Opinion: Self-perpetuating nonprofit boards need oversight

In 2018, Seven Days ran a series of articles regarding nonprofit organizations. They did a great service explaining to Vermonters how large the Vermont nonprofit sector has become, their CEO salaries, etc. Unfortunately, I believe they may have missed an important story.
They could have focused upon the large, self-perpetuating nonprofit boards that hire and oversee the CEOs, set their salaries, determine the nonprofit’s policies, and make the real decisions.
Now before anyone starts lambasting me, let’s agree board members are hard working, dedicated and toil in obscurity for no remuneration. And I am not disparaging the vital services these nonprofits provide Vermonters.
However, no matter how noble the cause, no matter how vital the need, the citizens of Vermont deserve more understanding of — and involvement in — these self-perpetuating boards. Moreover, the way the boards are chosen should change. And, let’s start by saying a large nonprofit is defined by $1,250,000 or more in revenue.
Getting named to a large nonprofit board is a bit of an enigma to the public. These self-perpetuating boards are guided by bylaws you can’t find on their websites (you have to call to get them). They are advised by nominating committees whose members aren’t identified, who recruit new members by means and at locations known only to themselves, screened by criteria never shown to the public, and then the new members are announced through a press release as if they just appeared from behind a magician’s cape.

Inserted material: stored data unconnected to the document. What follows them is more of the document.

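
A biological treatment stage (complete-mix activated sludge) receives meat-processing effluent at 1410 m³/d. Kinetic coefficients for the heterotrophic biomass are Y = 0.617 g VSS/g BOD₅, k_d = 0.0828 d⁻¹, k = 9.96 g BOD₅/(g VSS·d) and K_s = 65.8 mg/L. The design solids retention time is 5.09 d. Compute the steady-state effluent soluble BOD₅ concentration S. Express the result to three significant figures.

From the Monod/SRT balance for a CMAS, S = K_s·(1+k_d θ_c)/[θ_c·(Y k − k_d) − 1] = 65.8 × (1 + 0.0828 × 5.09) / [5.09 × (0.617 × 9.96 − 0.0828) − 1] = 93.53 / 29.86 = 3.133 mg/L.

S ≈ 3.13 mg/L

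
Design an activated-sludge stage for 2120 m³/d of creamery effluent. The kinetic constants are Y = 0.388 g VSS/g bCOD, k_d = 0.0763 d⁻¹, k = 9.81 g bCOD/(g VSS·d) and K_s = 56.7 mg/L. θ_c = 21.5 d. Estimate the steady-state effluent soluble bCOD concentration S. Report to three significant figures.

S ≈ 1.89 mg/L

For a completely mixed reactor with recycle the Lawrence–McCarty relation gives S = K_s·(1 + k_d·θ_c) / [θ_c·(Y·k − k_d) − 1] = 56.7 × (1 + 0.0763 × 21.5) / [21.5 × (0.388 × 9.81 − 0.0763) − 1] = 149.7 / 79.19 = 1.890 mg/L.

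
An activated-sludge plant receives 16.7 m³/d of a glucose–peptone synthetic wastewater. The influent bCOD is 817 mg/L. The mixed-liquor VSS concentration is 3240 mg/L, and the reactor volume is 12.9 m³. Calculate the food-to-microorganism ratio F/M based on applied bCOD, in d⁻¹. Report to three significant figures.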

These large nonprofits are where you go to get health care, renewable energy services, the news you read, colleges you attend, mental health services, apply for grants, etc. Here are just some of the nonprofits that are known by many: VPR, VTDigger, UVM Medical Center, Porter Medical Center, UVM, Vermont State Colleges, Vermont Community Foundation, Vermont Land Trust, The Flynn Center, VPIRG 501(c)4, Green Mountain Club, Vermont Law School, and there are a host of “large” human service organizations based in Middlebury, according to the data base assembled by Seven Days.
Is it important who sits on these self-perpetuating boards and how much the public is involved?
You bet it is.
Open up the recruiting process and there is a wealth of ideas, talent and energy just waiting for the right nonprofit CEO or Board Chair with vision and courage to reach out and grasp it.
For those nonprofit boards willing to seize that opportunity, here are five modest first-steps to open up the process:
•On your website encourage those who volunteer, support, contribute, and are in your service area to apply for the board. Not asking your most ardent supporters to apply sends a horrible message.
•Promote a much more open display of the bylaws that outline how the organization regulates itself. Any large nonprofit organization that doesn’t post (or link to) their bylaws on their website, shouldn’t get your charitable donation, period.
•Your board-recruiting paradigm should now be “crowdsourcing for board members.” Expand the pool from which you recruit new members from the present board members’ friends, acquaintances and “recommends.” Expand the recruiting sources and publicly list the organizations that will receive recruitment notices for new board members.
•Work to create new ways to include the public in your board activities. Begin by asking for ideas on your website. The creation of temporary committees composed of both board members and qualified public members is an excellent place to start.
•See the board and its activities from the public’s perspective, not yours. Consider adopting a formal plan to educate, inform, and enlighten the public about the board.
What will these newly “democratized” nonprofit organizations gain?
•More qualified board applicants to choose from in a tough recruiting environment. They will be a more diverse group with vastly different backgrounds and experiences.
•A more open, transparent, and inclusive process helps the public, your customers, and your fund raising base understand board activities that had been invisible and unknown to them in the past.
•This new openness and understanding will build a reservoir of goodwill and empathy when tough times and tough decisions come to a nonprofit as sometimes happens like at Springfield Hospital or Southern Vermont College.
•Those not chosen for the board could become an active pool of highly qualified folks ready to step up if needed. And innovative new ways can be found to harness their energies and talents.
•And most importantly for nonprofits this new openness may create new ways to raise funds.
I’m asking the most influential and powerful self-perpetuating nonprofit boards in Vermont to open up the process. It’s long overdue and something Vermonters will appreciate, support and reward. Please consider this commentary an open offer from me to speak with your board and explain these ideas.
Matt Krauss of Stowe is a happily retired state employee and a former Vermont legislator.